Standing, I stretch my thirteen year old body tall 
to fill my sagging swimsuit.
And walk away,
glancing back over sun-red shoulders
to see him following

Me

Towards the town beach we call Inkwell.

A name given to a place where 
black children are free to
run laughing and gasping into the
crisp Atlantic
while doting parents escape
hot summer rays
under striped umbrellas
sipping cool drinks through bright straws.

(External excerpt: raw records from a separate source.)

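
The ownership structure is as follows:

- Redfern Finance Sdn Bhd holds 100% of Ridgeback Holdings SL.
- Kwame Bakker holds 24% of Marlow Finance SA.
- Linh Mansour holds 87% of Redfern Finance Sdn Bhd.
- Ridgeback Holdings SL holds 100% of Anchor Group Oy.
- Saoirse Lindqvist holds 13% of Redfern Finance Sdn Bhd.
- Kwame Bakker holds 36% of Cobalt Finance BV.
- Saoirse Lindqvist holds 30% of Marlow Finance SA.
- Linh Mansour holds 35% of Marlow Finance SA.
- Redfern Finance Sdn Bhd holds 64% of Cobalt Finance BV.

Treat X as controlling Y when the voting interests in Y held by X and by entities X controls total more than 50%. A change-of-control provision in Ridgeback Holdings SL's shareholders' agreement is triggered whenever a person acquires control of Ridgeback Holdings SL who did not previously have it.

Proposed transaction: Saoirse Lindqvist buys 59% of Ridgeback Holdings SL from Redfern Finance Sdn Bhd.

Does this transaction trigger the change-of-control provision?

The purchase adds only to Saoirse's holdings (Redfern's stake shrinks), so Saoirse is the only person who could newly come to control Ridgeback.
Saoirse's largest direct stake is 30% in Marlow, which does not meet the threshold, so Saoirse controls no company.
Neither Saoirse nor any entity Saoirse controls holds any voting interest in Ridgeback.
So before the transaction, Saoirse does not control Ridgeback.
After the purchase, Saoirse holds 59% of Ridgeback directly, and Redfern's stake falls to 41%.
Saoirse holds 59% of Ridgeback, so Saoirse controls Ridgeback.
Saoirse did not control Ridgeback before and does after, so the clause is triggered.

Yes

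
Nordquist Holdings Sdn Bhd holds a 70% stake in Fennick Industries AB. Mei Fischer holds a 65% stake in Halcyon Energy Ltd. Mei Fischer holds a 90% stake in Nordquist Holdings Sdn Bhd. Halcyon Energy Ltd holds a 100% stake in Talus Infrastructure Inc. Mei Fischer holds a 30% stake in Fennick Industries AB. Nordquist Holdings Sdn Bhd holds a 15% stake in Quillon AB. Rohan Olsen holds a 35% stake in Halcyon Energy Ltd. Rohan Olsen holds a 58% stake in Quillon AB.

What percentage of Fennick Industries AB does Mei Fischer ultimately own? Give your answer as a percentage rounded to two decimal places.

Mei reaches Fennick along 2 paths.
Direct stake: 30% = 30%.
Via Nordquist: 90% × 70% = 63%.
Total: 30% + 63% = 93%.
Rounded: 93.00%.

93.00%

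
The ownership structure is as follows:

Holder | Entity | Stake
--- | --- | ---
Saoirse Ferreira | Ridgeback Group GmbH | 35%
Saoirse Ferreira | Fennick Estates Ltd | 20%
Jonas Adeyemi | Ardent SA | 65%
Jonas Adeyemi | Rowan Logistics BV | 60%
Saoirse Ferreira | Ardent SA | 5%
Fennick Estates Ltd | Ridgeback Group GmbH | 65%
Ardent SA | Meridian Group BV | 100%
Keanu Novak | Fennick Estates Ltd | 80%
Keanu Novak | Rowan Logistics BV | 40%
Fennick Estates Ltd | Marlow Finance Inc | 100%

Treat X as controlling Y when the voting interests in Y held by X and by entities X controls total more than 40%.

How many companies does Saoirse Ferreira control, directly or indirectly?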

Where my mother’s friends don’t
sit in rows of knitting and gossip,
courtroom jurys ready to scream
out verdicts of Guilty

At me.

Suddenly, he’s beside me.
Together we run,
knees high,
through crystal-blue waves,
To where hermit crabs and blowfish
and starfish
mingle 

in freedom.

Dripping rivulets of salty sea
we lie on our backs
side by side,
towels stretched close.

Hands dig into sand
fingers touch,
hesitant 
at first.


There is no color under sand,
just one hot palm
pressed against
Another.

There is no Me.

A song of heat,
closed eyes.
bodies rigid with the
newness of 
hand exploring hand.

Breath quick,
heart quicker,

Until we feel a shadow
fall;
hear a throat clear.

Opening my eyes I see
the disapproving shake of
someone’s mama’s head,
dark hands on broad hips.

Boy! Boy! Watcha doin’ boy?

Now, girl,  you get on back 
With your own kind
And leave my boy alone.

Staring down at Me.

Face, shame-hot,
I leap and run
towards my own kind.

Glancing back, 
I see
still seated on his towel
brown knees hugged close,
ebony eyes 

following Me.

Somehow, I know
tomorrow there will be 
a different
boy to rake the sand.

My heart
sobs

for Us.

So you see, Jacqueline,
our lives
carry some
parallel sorrows

Thank you for your verse,
Thank you for your prose.

Love,
Amy

Amy Reece was born on a stormy March night in upstate New York.  She grew up strong and creative with her three athletic brothers who teased her into being the person she is today. While teaching therapeutic riding, elementary school English, and ending her career in a high school therapeutic classroom, Amy earned her masters in special education and an MFA in creative writing. She has one published novel and is working on her next one while taking breaks to write Children’s Books.  


Amy’s home with her husband Doug on Martha’s Vineyard Island is the perfect spot for living the author’s life and making her writing dreams come true.